Where a writing that evidences or embodies an agreement in whole or in part fails to express the agreement because of a mistake of both parties as to the contents or effect of the writing, the court may at the request of a party reform the writing to express the agreement, except to the extent that rights of third parties such as good faith purchasers for value will be unfairly affected.

Restatement (Second) of Contracts, § 155 (1981).

[5] Similarly, the Unions could logically be deemed to have assumed the risk that the Cleveland CPI-W would fluctuate. Were the Unions to seek reformation of the COLA provision if the Cleveland CPI-W fell below the National CPI-W, the Court would therefore deny reformation on the ground of assumption of risk.

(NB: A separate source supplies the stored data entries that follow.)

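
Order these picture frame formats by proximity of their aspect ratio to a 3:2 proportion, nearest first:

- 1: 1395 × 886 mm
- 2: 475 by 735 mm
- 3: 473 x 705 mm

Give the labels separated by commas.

3, 2, 1

Ratios: 1 = 1395 / 886 ≈ 1.574; 2 = 735 / 475 ≈ 1.547; 3 = 705 / 473 ≈ 1.490.
|Δ from 1.500|: 1 0.074; 2 0.047; 3 0.010.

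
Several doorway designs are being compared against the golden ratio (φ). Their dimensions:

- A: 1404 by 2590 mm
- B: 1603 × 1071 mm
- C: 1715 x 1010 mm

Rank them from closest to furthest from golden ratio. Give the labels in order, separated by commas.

C, B, A

Ratios: A = 2590 / 1404 ≈ 1.845; B = 1603 / 1071 ≈ 1.497; C = 1715 / 1010 ≈ 1.698.
|Δ from 1.618|: A 0.227; B 0.121; C 0.080.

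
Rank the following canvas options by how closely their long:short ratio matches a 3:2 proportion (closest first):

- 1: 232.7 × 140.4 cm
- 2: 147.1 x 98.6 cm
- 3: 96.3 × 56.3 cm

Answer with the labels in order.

2, 1, 3

1: 232.7/140.4 ≈ 1.657 → |1.657 − 1.500| = 0.157
2: 147.1/98.6 ≈ 1.492 → |1.492 − 1.500| = 0.008
3: 96.3/56.3 ≈ 1.710 → |1.710 − 1.500| = 0.210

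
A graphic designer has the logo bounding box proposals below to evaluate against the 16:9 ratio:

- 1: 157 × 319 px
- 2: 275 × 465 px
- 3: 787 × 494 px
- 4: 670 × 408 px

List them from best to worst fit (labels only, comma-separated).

Ratios: 1 = 319 / 157 ≈ 2.032; 2 = 465 / 275 ≈ 1.691; 3 = 787 / 494 ≈ 1.593; 4 = 670 / 408 ≈ 1.642.
|Δ from 1.778|: 1 0.254; 2 0.087; 3 0.185; 4 0.136.

2, 4, 3, 1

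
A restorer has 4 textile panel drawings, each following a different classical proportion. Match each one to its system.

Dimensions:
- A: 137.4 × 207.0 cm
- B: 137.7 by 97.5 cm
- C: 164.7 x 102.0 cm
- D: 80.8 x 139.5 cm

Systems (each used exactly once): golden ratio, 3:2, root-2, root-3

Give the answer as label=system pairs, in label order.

A=3:2, B=root-2, C=golden ratio, D=root-3

A = 207.0/137.4 ≈ 1.507 → 3:2 (1.500)
B = 137.7/97.5 ≈ 1.412 → root-2 (1.414)
C = 164.7/102.0 ≈ 1.615 → golden ratio (1.618)
D = 139.5/80.8 ≈ 1.726 → root-3 (1.732)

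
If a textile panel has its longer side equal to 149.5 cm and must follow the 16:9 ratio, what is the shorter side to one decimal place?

84.1 cm

16:9 ≈ 1.77778.
Shorter side = 149.5 ÷ 1.77778 ≈ 84.094 → 84.1 cm.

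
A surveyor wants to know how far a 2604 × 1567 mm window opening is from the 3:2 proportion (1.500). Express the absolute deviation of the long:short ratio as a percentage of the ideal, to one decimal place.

10.8%

Ratio = 2604 / 1567 ≈ 1.6618.
Ideal 3:2 = 1.5000. |1.6618 − 1.5000| / 1.5000 ≈ 10.79% → 10.8%.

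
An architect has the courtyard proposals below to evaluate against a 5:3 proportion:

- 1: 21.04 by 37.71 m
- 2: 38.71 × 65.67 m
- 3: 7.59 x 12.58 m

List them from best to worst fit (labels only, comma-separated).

3, 2, 1

1: 37.71/21.04 ≈ 1.792 → |1.792 − 1.667| = 0.125
2: 65.67/38.71 ≈ 1.696 → |1.696 − 1.667| = 0.029
3: 12.58/7.59 ≈ 1.657 → |1.657 − 1.667| = 0.010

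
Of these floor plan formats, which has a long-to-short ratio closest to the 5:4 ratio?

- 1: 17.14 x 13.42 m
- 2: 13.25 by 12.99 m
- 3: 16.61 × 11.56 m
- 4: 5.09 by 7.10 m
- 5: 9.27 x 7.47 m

Ratios (long/short): 1 ≈ 1.277; 2 ≈ 1.020; 3 ≈ 1.437; 4 ≈ 1.395; 5 ≈ 1.241.
5:4 ≈ 1.250; option 5 is nearest (Δ 0.009).

5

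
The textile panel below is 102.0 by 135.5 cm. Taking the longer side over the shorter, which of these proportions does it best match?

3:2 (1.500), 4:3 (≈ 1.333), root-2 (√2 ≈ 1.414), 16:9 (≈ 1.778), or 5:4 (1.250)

4:3

135.5/102.0 ≈ 1.328. Nearest candidates are 4:3 (1.333, off by 0.005) and 5:4 (1.250, off by 0.078).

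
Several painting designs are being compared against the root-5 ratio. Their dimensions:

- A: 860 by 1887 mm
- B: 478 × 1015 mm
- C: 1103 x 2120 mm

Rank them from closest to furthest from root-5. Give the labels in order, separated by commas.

A, B, C

A: 1887/860 ≈ 2.194 → |2.194 − 2.236| = 0.042
B: 1015/478 ≈ 2.123 → |2.123 − 2.236| = 0.113
C: 2120/1103 ≈ 1.922 → |1.922 − 2.236| = 0.314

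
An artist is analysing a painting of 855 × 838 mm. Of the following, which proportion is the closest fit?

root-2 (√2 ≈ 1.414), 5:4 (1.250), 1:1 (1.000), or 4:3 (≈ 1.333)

855/838 ≈ 1.020. Nearest candidates are 1:1 (1.000, off by 0.020) and 5:4 (1.250, off by 0.230).

1:1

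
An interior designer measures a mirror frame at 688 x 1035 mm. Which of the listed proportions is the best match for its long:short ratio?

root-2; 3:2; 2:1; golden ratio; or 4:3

3:2

Ratio = 1035 / 688 ≈ 1.504.
Distances: root-2 1.414 (Δ 0.090); 3:2 1.500 (Δ 0.004); 2:1 2.000 (Δ 0.496); golden ratio 1.618 (Δ 0.114); 4:3 1.333 (Δ 0.171).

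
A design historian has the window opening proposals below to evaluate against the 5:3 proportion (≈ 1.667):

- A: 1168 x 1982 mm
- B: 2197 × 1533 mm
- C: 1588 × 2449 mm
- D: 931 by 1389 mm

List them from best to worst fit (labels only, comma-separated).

Ratios: A = 1982 / 1168 ≈ 1.697; B = 2197 / 1533 ≈ 1.433; C = 2449 / 1588 ≈ 1.542; D = 1389 / 931 ≈ 1.492.
|Δ from 1.667|: A 0.030; B 0.234; C 0.125; D 0.175.

A, C, D, B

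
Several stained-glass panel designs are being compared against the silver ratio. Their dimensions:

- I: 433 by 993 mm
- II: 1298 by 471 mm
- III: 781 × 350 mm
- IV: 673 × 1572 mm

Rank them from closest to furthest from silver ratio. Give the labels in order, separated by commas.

IV, I, III, II

I: 993/433 ≈ 2.293 → |2.293 − 2.414| = 0.121
II: 1298/471 ≈ 2.756 → |2.756 − 2.414| = 0.342
III: 781/350 ≈ 2.231 → |2.231 − 2.414| = 0.183
IV: 1572/673 ≈ 2.336 → |2.336 − 2.414| = 0.078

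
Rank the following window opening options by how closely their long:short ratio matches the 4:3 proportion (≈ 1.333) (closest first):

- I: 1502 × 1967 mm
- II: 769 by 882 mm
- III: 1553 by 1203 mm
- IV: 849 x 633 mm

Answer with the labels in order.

IV, I, III, II

Ratios: I = 1967 / 1502 ≈ 1.310; II = 882 / 769 ≈ 1.147; III = 1553 / 1203 ≈ 1.291; IV = 849 / 633 ≈ 1.341.
|Δ from 1.333|: I 0.023; II 0.186; III 0.042; IV 0.008.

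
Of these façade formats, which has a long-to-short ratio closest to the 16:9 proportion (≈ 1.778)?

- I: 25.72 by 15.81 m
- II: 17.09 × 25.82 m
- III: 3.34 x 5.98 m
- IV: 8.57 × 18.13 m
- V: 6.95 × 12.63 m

III

Ratios (long/short): I ≈ 1.627; II ≈ 1.511; III ≈ 1.790; IV ≈ 2.116; V ≈ 1.817.
16:9 ≈ 1.778; option III is nearest (Δ 0.012).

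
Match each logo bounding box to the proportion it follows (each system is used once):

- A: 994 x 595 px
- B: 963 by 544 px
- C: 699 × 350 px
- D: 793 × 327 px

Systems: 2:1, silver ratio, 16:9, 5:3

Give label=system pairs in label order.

A = 994/595 ≈ 1.671 → 5:3 (1.667)
B = 963/544 ≈ 1.770 → 16:9 (1.778)
C = 699/350 ≈ 1.997 → 2:1 (2.000)
D = 793/327 ≈ 2.425 → silver ratio (2.414)

A=5:3, B=16:9, C=2:1, D=silver ratio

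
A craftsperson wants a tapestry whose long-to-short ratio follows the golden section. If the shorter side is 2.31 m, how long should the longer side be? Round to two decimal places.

3.74 m

golden ratio ≈ 1.61803.
Longer side = 2.31 × 1.61803 ≈ 3.7376 → 3.74 m.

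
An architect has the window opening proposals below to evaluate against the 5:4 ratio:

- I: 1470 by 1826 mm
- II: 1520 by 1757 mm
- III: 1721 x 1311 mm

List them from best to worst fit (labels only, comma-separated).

Ratios: I = 1826 / 1470 ≈ 1.242; II = 1757 / 1520 ≈ 1.156; III = 1721 / 1311 ≈ 1.313.
|Δ from 1.250|: I 0.008; II 0.094; III 0.063.

I, III, II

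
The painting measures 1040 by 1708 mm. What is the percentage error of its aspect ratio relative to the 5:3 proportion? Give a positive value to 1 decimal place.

Ratio = 1708 / 1040 ≈ 1.6423.
Ideal 5:3 ≈ 1.6667. |1.6423 − 1.6667| / 1.6667 ≈ 1.46% → 1.5%.

1.5%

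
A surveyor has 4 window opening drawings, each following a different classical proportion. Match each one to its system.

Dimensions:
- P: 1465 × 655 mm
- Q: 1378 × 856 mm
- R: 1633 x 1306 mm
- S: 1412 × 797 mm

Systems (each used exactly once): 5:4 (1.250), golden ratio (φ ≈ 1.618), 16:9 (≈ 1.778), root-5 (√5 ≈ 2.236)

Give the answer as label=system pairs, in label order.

P=root-5, Q=golden ratio, R=5:4, S=16:9

Ratios: P ≈ 2.237; Q ≈ 1.610; R ≈ 1.250; S ≈ 1.772.
Targets: 5:4 ≈ 1.250; golden ratio ≈ 1.618; 16:9 ≈ 1.778; root-5 ≈ 2.236.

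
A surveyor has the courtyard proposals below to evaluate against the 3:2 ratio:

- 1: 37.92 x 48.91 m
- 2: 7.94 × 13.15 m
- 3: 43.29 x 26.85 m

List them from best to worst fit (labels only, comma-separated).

1: 48.91/37.92 ≈ 1.290 → |1.290 − 1.500| = 0.210
2: 13.15/7.94 ≈ 1.656 → |1.656 − 1.500| = 0.156
3: 43.29/26.85 ≈ 1.612 → |1.612 − 1.500| = 0.112

3, 2, 1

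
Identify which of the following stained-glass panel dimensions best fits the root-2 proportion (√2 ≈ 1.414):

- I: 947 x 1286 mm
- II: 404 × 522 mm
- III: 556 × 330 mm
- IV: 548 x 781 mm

IV

Target root-2 ≈ 1.414.
I: 1.358 (Δ0.056)  II: 1.292 (Δ0.122)  III: 1.685 (Δ0.271)  IV: 1.425 (Δ0.011)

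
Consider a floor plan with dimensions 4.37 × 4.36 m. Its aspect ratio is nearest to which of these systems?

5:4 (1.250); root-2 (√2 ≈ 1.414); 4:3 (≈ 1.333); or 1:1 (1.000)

Ratio = 4.37 / 4.36 ≈ 1.002.
Distances: 5:4 1.250 (Δ 0.248); root-2 1.414 (Δ 0.412); 4:3 1.333 (Δ 0.331); 1:1 1.000 (Δ 0.002).

1:1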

[6] See, e.g., Food Handlers Local 425 v. Valmac Indus., Inc., 528 F.2d 217 (8th Cir.1975) (dues check-off provision mistakenly removed by scrivener in transcribing negotiations into new contract is incorporated into new contract through court's power of reformation); Calhoun v. Bernard, 333 F.2d 739 (9th Cir.1964) (court reforms "herein" to "therein" to fit parties' intentions).

[7] The Court notes at this point that plaintiffs have not sufficiently proven that the Cleveland CPI-W fails to accurately reflect the inflation rate in the Greater Cleveland Area. Although the Court is able to follow the arguments of Dr. Burke, it has not yet been demonstrated to the Court's satisfaction how the distortion of one item in one subcomponent of one of the components of the Cleveland CPI-W results in such a great divergence between the National CPI-W and the Cleveland CPI-W.

[8] PIANO attempts to make much of the fact that in Wabash the GNP was accurate on its own but simply failed to correspond to domestic sales, while in the instant case the Cleveland CPI-W is inaccurate. Although the Court understands the distinction between the accuracy of an index and the reliability of the same index as a guide for another factor, the Court does not believe that the distinction bears weight in the majority of cases. The doctrine of assumption of risk concerns a wide number of possible outcomes, and PIANO's argument seems disingenious.

[9] Other courts have noted their misgivings about the result in ALCOA, see, e.g., In re Westinghouse Electric Corporation Uranium Contracts Litigation, 517 F. Supp. 440, 457-58 (E.D. Va.1981); Wabash, Inc. v. Avnet, Inc., 516 F. Supp. 995 (N.D.Ill.1981).

[10] The lifespans of PIANO-Union contracts are: (1) Local No. 56, October 1, 1981 to September 30, 1984; (2) Local No. 546 (Lithographers), May 1, 1982 to April 30, 1985; (3) Local No. 546 (Bookbinders), October 1, 1981 to September 30, 1983; (4) Local No. 53, January 1, 1981 to December 31, 1983.